Kira knows about weight, about bearing heaviness. His sword taught him how he can use the burden of a body as a weapon-he supposes it's right that even his soul knows how uneasily he carries himself, like his own load. He thinks he's gotten better at it, that carrying, than anyone else.
And his hair is another thing. Pressed into his eyes, it hasn't much flair, and it's kind of a weight as well, unmoved by most stimuli: it's rigid, like him, and acts as a shade between himself and the world outside. You can't blame him, really, for wanting that-not after all that's happened, anyway.
But the clip catches him off guard, shatters that paradigm of his completely.

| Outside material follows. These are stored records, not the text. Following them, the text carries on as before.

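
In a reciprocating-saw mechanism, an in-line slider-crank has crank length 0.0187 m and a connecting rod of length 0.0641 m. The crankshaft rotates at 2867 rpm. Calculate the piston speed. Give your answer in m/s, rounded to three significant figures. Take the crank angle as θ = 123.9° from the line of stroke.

ω = 2π·2867/60 = 300.2 rad/s
For an in-line slider-crank, x = r cosθ + √(L² − r² sin²θ), so v = −rω sinθ·[1 + r cosθ/√(L² − r² sin²θ)].
With r = 0.0187 m, L = 0.0641 m, θ = 123.9°: √(L² − r² sin²θ) = 0.062192 m.
v = −0.0187·300.2·0.83001·[1 + 0.0187·-0.55775/0.062192] = -3.8785 m/s.
|v| = 3.8785 m/s.

3.88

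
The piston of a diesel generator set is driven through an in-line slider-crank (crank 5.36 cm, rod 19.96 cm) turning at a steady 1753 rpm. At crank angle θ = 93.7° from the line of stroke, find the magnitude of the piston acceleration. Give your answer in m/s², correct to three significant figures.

ω = 2π·1753/60 = 183.6 rad/s
x(θ) = r cosθ + √(L² − r² sin²θ); with ω constant, a = ω²·d²x/dθ².
d²x/dθ² = −r cosθ − r²(cos2θ)/√u − r⁴ sin²2θ/(4u^{3/2}),  u = L² − r² sin²θ = 0.0369792 m².
Substituting r = 0.0536 m, L = 0.1996 m, θ = 93.7°: d²x/dθ² = +0.01827 m.
a = ω²·d²x/dθ² = (183.6)²·(+0.01827) = +615.68 m/s²;  |a| = 615.68 m/s².

616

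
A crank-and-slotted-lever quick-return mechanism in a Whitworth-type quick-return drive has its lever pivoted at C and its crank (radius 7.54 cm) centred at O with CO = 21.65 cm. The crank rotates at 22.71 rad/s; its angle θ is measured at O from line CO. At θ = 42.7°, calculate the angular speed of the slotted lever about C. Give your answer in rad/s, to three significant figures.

ω = 22.71 rad/s
Crank pin A relative to C: A = (d + r cosθ, r sinθ); lever angle φ = atan2(r sinθ, d + r cosθ).
Differentiating tanφ: φ̇ = rω(d cosθ + r)/(d² + r² + 2dr cosθ).
d² + r² + 2dr cosθ = |CA|² = 0.076551 m²;  d cosθ + r = +0.23451 m.
|ω_lever| = |0.0754·22.71·+0.23451| / 0.076551 = 5.2456 rad/s.

5.25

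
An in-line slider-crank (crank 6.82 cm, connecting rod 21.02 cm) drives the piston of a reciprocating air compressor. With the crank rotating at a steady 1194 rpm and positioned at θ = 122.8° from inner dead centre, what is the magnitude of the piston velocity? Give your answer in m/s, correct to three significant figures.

5.86

ω = 2π·1194/60 = 125 rad/s
For an in-line slider-crank, x = r cosθ + √(L² − r² sin²θ), so v = −rω sinθ·[1 + r cosθ/√(L² − r² sin²θ)].
With r = 0.0682 m, L = 0.2102 m, θ = 122.8°: √(L² − r² sin²θ) = 0.20223 m.
v = −0.0682·125·0.84057·[1 + 0.0682·-0.54171/0.20223] = -5.8584 m/s.
|v| = 5.8584 m/s.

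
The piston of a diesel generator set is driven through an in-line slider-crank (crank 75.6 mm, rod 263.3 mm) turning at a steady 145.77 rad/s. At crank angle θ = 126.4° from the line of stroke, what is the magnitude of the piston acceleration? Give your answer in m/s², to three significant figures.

ω = 145.8 rad/s
x(θ) = r cosθ + √(L² − r² sin²θ); with ω constant, a = ω²·d²x/dθ².
d²x/dθ² = −r cosθ − r²(cos2θ)/√u − r⁴ sin²2θ/(4u^{3/2}),  u = L² − r² sin²θ = 0.0656242 m².
Substituting r = 0.0756 m, L = 0.2633 m, θ = 126.4°: d²x/dθ² = +0.051017 m.
a = ω²·d²x/dθ² = (145.8)²·(+0.051017) = +1084 m/s²;  |a| = 1084 m/s².

1080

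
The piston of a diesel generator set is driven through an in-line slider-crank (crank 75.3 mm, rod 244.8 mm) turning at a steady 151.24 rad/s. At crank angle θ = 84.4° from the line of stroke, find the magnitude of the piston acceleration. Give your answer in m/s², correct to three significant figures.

377

ω = 151.2 rad/s
x(θ) = r cosθ + √(L² − r² sin²θ); with ω constant, a = ω²·d²x/dθ².
d²x/dθ² = −r cosθ − r²(cos2θ)/√u − r⁴ sin²2θ/(4u^{3/2}),  u = L² − r² sin²θ = 0.0543109 m².
Substituting r = 0.0753 m, L = 0.2448 m, θ = 84.4°: d²x/dθ² = +0.016495 m.
a = ω²·d²x/dθ² = (151.2)²·(+0.016495) = +377.3 m/s²;  |a| = 377.3 m/s².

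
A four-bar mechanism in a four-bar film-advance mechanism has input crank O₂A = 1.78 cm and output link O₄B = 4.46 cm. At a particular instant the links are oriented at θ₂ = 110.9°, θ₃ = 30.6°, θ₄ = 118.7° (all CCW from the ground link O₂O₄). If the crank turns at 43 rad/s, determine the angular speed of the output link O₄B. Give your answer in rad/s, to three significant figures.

16.9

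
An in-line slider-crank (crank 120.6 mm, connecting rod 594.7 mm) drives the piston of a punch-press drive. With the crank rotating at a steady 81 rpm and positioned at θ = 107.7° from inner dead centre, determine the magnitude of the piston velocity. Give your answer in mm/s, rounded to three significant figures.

ω = 2π·81/60 = 8.482 rad/s
For an in-line slider-crank, x = r cosθ + √(L² − r² sin²θ), so v = −rω sinθ·[1 + r cosθ/√(L² − r² sin²θ)].
With r = 0.1206 m, L = 0.5947 m, θ = 107.7°: √(L² − r² sin²θ) = 0.5835 m.
v = −0.1206·8.482·0.95266·[1 + 0.1206·-0.30403/0.5835] = -0.9133 m/s.
|v| = 0.9133 m/s = 913.3 mm/s.

913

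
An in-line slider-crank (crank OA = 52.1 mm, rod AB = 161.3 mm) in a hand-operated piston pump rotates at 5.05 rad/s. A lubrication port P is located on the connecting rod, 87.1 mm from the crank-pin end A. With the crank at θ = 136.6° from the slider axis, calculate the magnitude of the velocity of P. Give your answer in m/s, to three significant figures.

0.180

ω = 5.05 rad/s.  Crank-pin speed |V_A| = rω = 0.2631 m/s, perpendicular to OA.
Rod angle: sinφ = −(r/L) sinθ ⇒ φ = -12.822°; ω_rod = −rω cosθ/√(L²−r²sin²θ) = +1.2155 rad/s.
V_P = V_A + ω_rod × AP, with AP = 0.0871 m along the rod.
Components: V_Px = −rω sinθ − a·ω_rod·sinφ = -0.15728 m/s;  V_Py = rω cosθ + a·ω_rod·cosφ = -0.087938 m/s.
|V_P| = √(V_Px² + V_Py²) = 0.1802 m/s.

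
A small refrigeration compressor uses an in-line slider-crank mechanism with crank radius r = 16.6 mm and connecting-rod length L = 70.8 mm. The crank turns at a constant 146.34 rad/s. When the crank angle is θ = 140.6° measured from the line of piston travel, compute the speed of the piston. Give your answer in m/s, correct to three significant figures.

ω = 146.3 rad/s
For an in-line slider-crank, x = r cosθ + √(L² − r² sin²θ), so v = −rω sinθ·[1 + r cosθ/√(L² − r² sin²θ)].
With r = 0.0166 m, L = 0.0708 m, θ = 140.6°: √(L² − r² sin²θ) = 0.070012 m.
v = −0.0166·146.3·0.63473·[1 + 0.0166·-0.77273/0.070012] = -1.2594 m/s.
|v| = 1.2594 m/s.

1.26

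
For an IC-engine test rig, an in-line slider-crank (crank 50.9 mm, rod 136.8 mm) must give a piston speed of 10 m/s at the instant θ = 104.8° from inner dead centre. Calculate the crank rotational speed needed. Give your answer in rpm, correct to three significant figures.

2160

For an in-line slider-crank, |v_piston| = rω|sinθ|·[1 + r cosθ/√(L² − r² sin²θ)].
With r = 0.0509 m, L = 0.1368 m, θ = 104.8°: the bracketed kinematic factor |dx/dθ| = 0.044198 m.
ω = v/|dx/dθ| = 10/0.044198 = 226.25 rad/s.
N = 60ω/(2π) = 2160.6 rpm.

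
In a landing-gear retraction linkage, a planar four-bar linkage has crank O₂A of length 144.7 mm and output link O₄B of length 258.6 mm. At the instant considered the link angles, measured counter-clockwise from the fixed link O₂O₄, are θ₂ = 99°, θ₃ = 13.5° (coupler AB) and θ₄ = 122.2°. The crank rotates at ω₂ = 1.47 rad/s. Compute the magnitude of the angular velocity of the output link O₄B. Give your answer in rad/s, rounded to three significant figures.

ω₂ = 1.47 rad/s
Differentiating the loop-closure r₂e^{iθ₂}+r₃e^{iθ₃}=r₁+r₄e^{iθ₄} gives r₂ω₂e^{iθ₂}+r₃ω₃e^{iθ₃}=r₄ω₄e^{iθ₄}.
Eliminating the other unknown: ω₄ = r₂ω₂ sin(θ₂−θ₃) / [r₄ sin(θ₄−θ₃)].
Numerator sine = +0.99692; denominator sine = +0.94721.
Result = 0.1447·1.47·(+0.99692) / (0.2586·(+0.94721)) = +0.86571 rad/s; magnitude 0.86571 rad/s.

0.866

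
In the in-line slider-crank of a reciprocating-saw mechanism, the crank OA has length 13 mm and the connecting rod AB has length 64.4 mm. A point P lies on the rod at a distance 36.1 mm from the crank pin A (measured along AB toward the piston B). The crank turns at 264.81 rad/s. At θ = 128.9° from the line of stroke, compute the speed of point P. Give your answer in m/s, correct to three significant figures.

2.66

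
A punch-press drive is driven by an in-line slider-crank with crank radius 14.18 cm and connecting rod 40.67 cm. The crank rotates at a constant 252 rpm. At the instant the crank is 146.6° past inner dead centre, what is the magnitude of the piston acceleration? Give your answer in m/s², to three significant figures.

ω = 2π·252/60 = 26.39 rad/s
x(θ) = r cosθ + √(L² − r² sin²θ); with ω constant, a = ω²·d²x/dθ².
d²x/dθ² = −r cosθ − r²(cos2θ)/√u − r⁴ sin²2θ/(4u^{3/2}),  u = L² − r² sin²θ = 0.159312 m².
Substituting r = 0.1418 m, L = 0.4067 m, θ = 146.6°: d²x/dθ² = +0.097193 m.
a = ω²·d²x/dθ² = (26.39)²·(+0.097193) = +67.685 m/s²;  |a| = 67.685 m/s².

67.7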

Well, it's not really the clip that does it, but in a way it is the catalyst: the clip is brown, with a curved maw, and great carved teeth coated in plastic, and hinged at the back: made cheaply by human standards, a sort of relic here. It's a simple object, utilitarian, and it holds no fascination on its own. But the clip is significant—call it a symbol, call it the kind of hidden observer that reports on dreams and fantasies, hypnosis in the mind—and it's really just a clip at the root of all of it, the continued brownness of it like a reminder and the press of its clenched teeth against Kira's scalp is still seared into his mind.

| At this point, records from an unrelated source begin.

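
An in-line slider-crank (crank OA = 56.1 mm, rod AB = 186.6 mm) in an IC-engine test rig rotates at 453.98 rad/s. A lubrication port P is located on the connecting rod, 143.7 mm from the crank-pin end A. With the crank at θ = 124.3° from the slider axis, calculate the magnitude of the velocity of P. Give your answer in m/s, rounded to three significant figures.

ω = 454 rad/s.  Crank-pin speed |V_A| = rω = 25.468 m/s, perpendicular to OA.
Rod angle: sinφ = −(r/L) sinθ ⇒ φ = -14.381°; ω_rod = −rω cosθ/√(L²−r²sin²θ) = +79.401 rad/s.
V_P = V_A + ω_rod × AP, with AP = 0.1437 m along the rod.
Components: V_Px = −rω sinθ − a·ω_rod·sinφ = -18.206 m/s;  V_Py = rω cosθ + a·ω_rod·cosφ = -3.2996 m/s.
|V_P| = √(V_Px² + V_Py²) = 18.502 m/s.

18.5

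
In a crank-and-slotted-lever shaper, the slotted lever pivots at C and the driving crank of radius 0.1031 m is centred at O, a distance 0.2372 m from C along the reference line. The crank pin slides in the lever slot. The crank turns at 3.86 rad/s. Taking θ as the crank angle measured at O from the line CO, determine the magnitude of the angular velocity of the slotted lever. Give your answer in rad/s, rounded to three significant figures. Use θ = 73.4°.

0.841

ω = 3.86 rad/s
Crank pin A relative to C: A = (d + r cosθ, r sinθ); lever angle φ = atan2(r sinθ, d + r cosθ).
Differentiating tanφ: φ̇ = rω(d cosθ + r)/(d² + r² + 2dr cosθ).
d² + r² + 2dr cosθ = |CA|² = 0.0808667 m²;  d cosθ + r = +0.17087 m.
|ω_lever| = |0.1031·3.86·+0.17087| / 0.0808667 = 0.84087 rad/s.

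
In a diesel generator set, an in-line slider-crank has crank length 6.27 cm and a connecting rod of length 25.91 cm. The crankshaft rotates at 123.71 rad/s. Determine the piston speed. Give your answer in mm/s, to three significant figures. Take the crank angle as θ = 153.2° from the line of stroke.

2740

ω = 123.7 rad/s
For an in-line slider-crank, x = r cosθ + √(L² − r² sin²θ), so v = −rω sinθ·[1 + r cosθ/√(L² − r² sin²θ)].
With r = 0.0627 m, L = 0.2591 m, θ = 153.2°: √(L² − r² sin²θ) = 0.25755 m.
v = −0.0627·123.7·0.45088·[1 + 0.0627·-0.89259/0.25755] = -2.7373 m/s.
|v| = 2.7373 m/s = 2737.3 mm/s.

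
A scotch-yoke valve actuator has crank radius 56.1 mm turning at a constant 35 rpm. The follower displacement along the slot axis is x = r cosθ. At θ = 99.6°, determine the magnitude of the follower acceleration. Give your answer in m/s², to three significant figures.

0.126

ω = 3.665 rad/s (from 35 rpm).
x = r cosθ ⇒ ẍ = −rω² cosθ (ω constant).
|a| = rω²|cosθ| = 0.0561·(3.665)²·|cos 99.6°| = 0.12568 m/s².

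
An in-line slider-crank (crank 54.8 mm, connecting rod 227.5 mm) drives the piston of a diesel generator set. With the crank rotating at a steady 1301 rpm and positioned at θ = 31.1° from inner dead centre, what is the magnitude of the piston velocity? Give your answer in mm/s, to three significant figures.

ω = 2π·1301/60 = 136.2 rad/s
For an in-line slider-crank, x = r cosθ + √(L² − r² sin²θ), so v = −rω sinθ·[1 + r cosθ/√(L² − r² sin²θ)].
With r = 0.0548 m, L = 0.2275 m, θ = 31.1°: √(L² − r² sin²θ) = 0.22573 m.
v = −0.0548·136.2·0.51653·[1 + 0.0548·0.85627/0.22573] = -4.6581 m/s.
|v| = 4.6581 m/s = 4658.1 mm/s.

4660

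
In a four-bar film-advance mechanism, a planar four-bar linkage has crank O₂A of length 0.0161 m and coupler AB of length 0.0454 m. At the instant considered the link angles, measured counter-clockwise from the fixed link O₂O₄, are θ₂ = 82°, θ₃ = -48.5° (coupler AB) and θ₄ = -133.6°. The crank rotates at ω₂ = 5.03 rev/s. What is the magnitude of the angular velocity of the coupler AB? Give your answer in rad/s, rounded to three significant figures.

ω₂ = 31.6 rad/s (from 5.03 rev/s).
Differentiating the loop-closure r₂e^{iθ₂}+r₃e^{iθ₃}=r₁+r₄e^{iθ₄} gives r₂ω₂e^{iθ₂}+r₃ω₃e^{iθ₃}=r₄ω₄e^{iθ₄}.
Eliminating the other unknown: ω₃ = r₂ω₂ sin(θ₄−θ₂) / [r₃ sin(θ₃−θ₄)].
Numerator sine = +0.58212; denominator sine = +0.99635.
Result = 0.0161·31.6·(+0.58212) / (0.0454·(+0.99635)) = +6.5482 rad/s; magnitude 6.5482 rad/s.

6.55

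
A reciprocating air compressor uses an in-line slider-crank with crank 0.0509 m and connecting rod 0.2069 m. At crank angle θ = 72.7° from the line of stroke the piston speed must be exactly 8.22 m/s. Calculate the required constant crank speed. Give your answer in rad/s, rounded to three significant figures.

157

For an in-line slider-crank, |v_piston| = rω|sinθ|·[1 + r cosθ/√(L² − r² sin²θ)].
With r = 0.0509 m, L = 0.2069 m, θ = 72.7°: the bracketed kinematic factor |dx/dθ| = 0.052255 m.
ω = v/|dx/dθ| = 8.22/0.052255 = 157.31 rad/s.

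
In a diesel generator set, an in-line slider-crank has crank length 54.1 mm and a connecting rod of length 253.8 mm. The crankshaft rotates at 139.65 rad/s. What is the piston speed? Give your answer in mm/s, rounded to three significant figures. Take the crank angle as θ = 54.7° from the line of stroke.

6940

ω = 139.7 rad/s
For an in-line slider-crank, x = r cosθ + √(L² − r² sin²θ), so v = −rω sinθ·[1 + r cosθ/√(L² − r² sin²θ)].
With r = 0.0541 m, L = 0.2538 m, θ = 54.7°: √(L² − r² sin²θ) = 0.24993 m.
v = −0.0541·139.7·0.81614·[1 + 0.0541·0.57786/0.24993] = -6.9372 m/s.
|v| = 6.9372 m/s = 6937.2 mm/s.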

It's important because it's not just an object. It moves, at a pace you'd think unknowable, and he doesn't expect it at all—he's on hyperalert all the time, he jumps at the sounds of leaves rustling, and of raucous wind, but he doesn't see the person coming at him, holding it: he only sees the clip, spiraling down from an outstretched arm. And the clip is like lightning: it sweeps up, and grasps the edges of his bangs and curls them under and holds them fiercely with the bite of a plastic mouth. The return of depth perception almost gives him double vision, and for yet another second, he doesn't see anything but a bright light and interplays of shadows over it.

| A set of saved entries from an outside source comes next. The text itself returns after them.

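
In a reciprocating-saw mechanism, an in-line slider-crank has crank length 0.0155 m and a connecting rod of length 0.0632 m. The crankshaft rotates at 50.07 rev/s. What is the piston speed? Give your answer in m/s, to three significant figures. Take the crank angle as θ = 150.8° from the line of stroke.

ω = 2π·50.1 = 314.6 rad/s
For an in-line slider-crank, x = r cosθ + √(L² − r² sin²θ), so v = −rω sinθ·[1 + r cosθ/√(L² − r² sin²θ)].
With r = 0.0155 m, L = 0.0632 m, θ = 150.8°: √(L² − r² sin²θ) = 0.062746 m.
v = −0.0155·314.6·0.48786·[1 + 0.0155·-0.87292/0.062746] = -1.866 m/s.
|v| = 1.866 m/s.

1.87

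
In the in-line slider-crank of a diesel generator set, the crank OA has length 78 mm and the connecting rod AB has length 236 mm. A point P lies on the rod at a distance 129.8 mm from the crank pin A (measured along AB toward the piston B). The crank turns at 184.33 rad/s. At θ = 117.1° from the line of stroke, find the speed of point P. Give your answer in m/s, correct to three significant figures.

ω = 184.3 rad/s.  Crank-pin speed |V_A| = rω = 14.378 m/s, perpendicular to OA.
Rod angle: sinφ = −(r/L) sinθ ⇒ φ = -17.111°; ω_rod = −rω cosθ/√(L²−r²sin²θ) = +29.038 rad/s.
V_P = V_A + ω_rod × AP, with AP = 0.1298 m along the rod.
Components: V_Px = −rω sinθ − a·ω_rod·sinφ = -11.69 m/s;  V_Py = rω cosθ + a·ω_rod·cosφ = -2.9474 m/s.
|V_P| = √(V_Px² + V_Py²) = 12.056 m/s.

12.1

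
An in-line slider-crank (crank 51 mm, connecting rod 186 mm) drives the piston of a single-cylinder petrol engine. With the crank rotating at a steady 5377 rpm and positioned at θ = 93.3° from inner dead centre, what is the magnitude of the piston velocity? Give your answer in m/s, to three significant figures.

ω = 2π·5377/60 = 563.1 rad/s
For an in-line slider-crank, x = r cosθ + √(L² − r² sin²θ), so v = −rω sinθ·[1 + r cosθ/√(L² − r² sin²θ)].
With r = 0.051 m, L = 0.186 m, θ = 93.3°: √(L² − r² sin²θ) = 0.1789 m.
v = −0.051·563.1·0.99834·[1 + 0.051·-0.05756/0.1789] = -28.199 m/s.
|v| = 28.199 m/s.

28.2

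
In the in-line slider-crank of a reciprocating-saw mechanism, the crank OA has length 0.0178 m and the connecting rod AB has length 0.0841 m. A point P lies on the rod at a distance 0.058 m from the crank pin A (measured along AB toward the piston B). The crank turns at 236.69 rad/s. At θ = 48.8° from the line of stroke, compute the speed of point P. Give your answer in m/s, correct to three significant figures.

3.58

ω = 236.7 rad/s.  Crank-pin speed |V_A| = rω = 4.2131 m/s, perpendicular to OA.
Rod angle: sinφ = −(r/L) sinθ ⇒ φ = -9.163°; ω_rod = −rω cosθ/√(L²−r²sin²θ) = -33.424 rad/s.
V_P = V_A + ω_rod × AP, with AP = 0.058 m along the rod.
Components: V_Px = −rω sinθ − a·ω_rod·sinφ = -3.4787 m/s;  V_Py = rω cosθ + a·ω_rod·cosφ = +0.86124 m/s.
|V_P| = √(V_Px² + V_Py²) = 3.5837 m/s.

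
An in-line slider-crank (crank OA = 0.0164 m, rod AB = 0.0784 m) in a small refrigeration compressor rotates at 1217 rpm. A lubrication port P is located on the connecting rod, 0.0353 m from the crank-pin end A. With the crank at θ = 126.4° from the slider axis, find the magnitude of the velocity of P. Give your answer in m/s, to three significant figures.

1.73

ω = 127.4 rad/s.  Crank-pin speed |V_A| = rω = 2.0901 m/s, perpendicular to OA.
Rod angle: sinφ = −(r/L) sinθ ⇒ φ = -9.693°; ω_rod = −rω cosθ/√(L²−r²sin²θ) = +16.049 rad/s.
V_P = V_A + ω_rod × AP, with AP = 0.0353 m along the rod.
Components: V_Px = −rω sinθ − a·ω_rod·sinφ = -1.5869 m/s;  V_Py = rω cosθ + a·ω_rod·cosφ = -0.68184 m/s.
|V_P| = √(V_Px² + V_Py²) = 1.7272 m/s.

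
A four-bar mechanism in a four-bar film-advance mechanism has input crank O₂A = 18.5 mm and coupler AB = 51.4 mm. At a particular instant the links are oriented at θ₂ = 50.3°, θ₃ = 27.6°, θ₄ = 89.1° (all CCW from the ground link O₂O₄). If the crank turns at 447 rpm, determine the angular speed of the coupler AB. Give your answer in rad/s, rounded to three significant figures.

12.0

ω₂ = 46.81 rad/s (from 447 rpm).
Differentiating the loop-closure r₂e^{iθ₂}+r₃e^{iθ₃}=r₁+r₄e^{iθ₄} gives r₂ω₂e^{iθ₂}+r₃ω₃e^{iθ₃}=r₄ω₄e^{iθ₄}.
Eliminating the other unknown: ω₃ = r₂ω₂ sin(θ₄−θ₂) / [r₃ sin(θ₃−θ₄)].
Numerator sine = +0.62660; denominator sine = -0.87882.
Result = 0.0185·46.81·(+0.62660) / (0.0514·(-0.87882)) = -12.013 rad/s; magnitude 12.013 rad/s.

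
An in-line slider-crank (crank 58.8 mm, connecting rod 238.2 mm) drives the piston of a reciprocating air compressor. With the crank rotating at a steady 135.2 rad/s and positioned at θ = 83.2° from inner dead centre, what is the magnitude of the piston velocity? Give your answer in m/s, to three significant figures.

8.13

ω = 135.2 rad/s
For an in-line slider-crank, x = r cosθ + √(L² − r² sin²θ), so v = −rω sinθ·[1 + r cosθ/√(L² − r² sin²θ)].
With r = 0.0588 m, L = 0.2382 m, θ = 83.2°: √(L² − r² sin²θ) = 0.23093 m.
v = −0.0588·135.2·0.99297·[1 + 0.0588·0.11840/0.23093] = -8.1318 m/s.
|v| = 8.1318 m/s.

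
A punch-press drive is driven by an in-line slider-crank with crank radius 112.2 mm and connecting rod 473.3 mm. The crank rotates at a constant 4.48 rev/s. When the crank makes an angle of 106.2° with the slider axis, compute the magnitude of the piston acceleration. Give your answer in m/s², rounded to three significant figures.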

When Kira's vision clears, there's no vista, because it's a second too late, and his eyes are exposed to skin against the pressure of a soft face, and his lips are occupied by the push of a soft mouth. The holder of the hair clip still has his arm arched forward and upward and is holding the object in place and jamming it against his forehead, and Kira notices that most of all—and that causes him to notice all the separate forces acting upon him, and for the first time he notices that to be pressed upon, and to bear weight in this way, is not something he doesn't enjoy. Perhaps this heaviness is not a weapon, is not the burden of sadness, but rather an inverted lightness, a warm bodily weight, the communing of skin.
"You have nice eyes," he says to Kira, and withdraws his mouth and undoes the tangle of the clip of the bangs in a single motion. "Let me see them more often." And he is gone in a space of a second that is less than a flash, leaving behind a feeling like a loosening of tendons after putting down a substantial burden, like Atlas breaking free.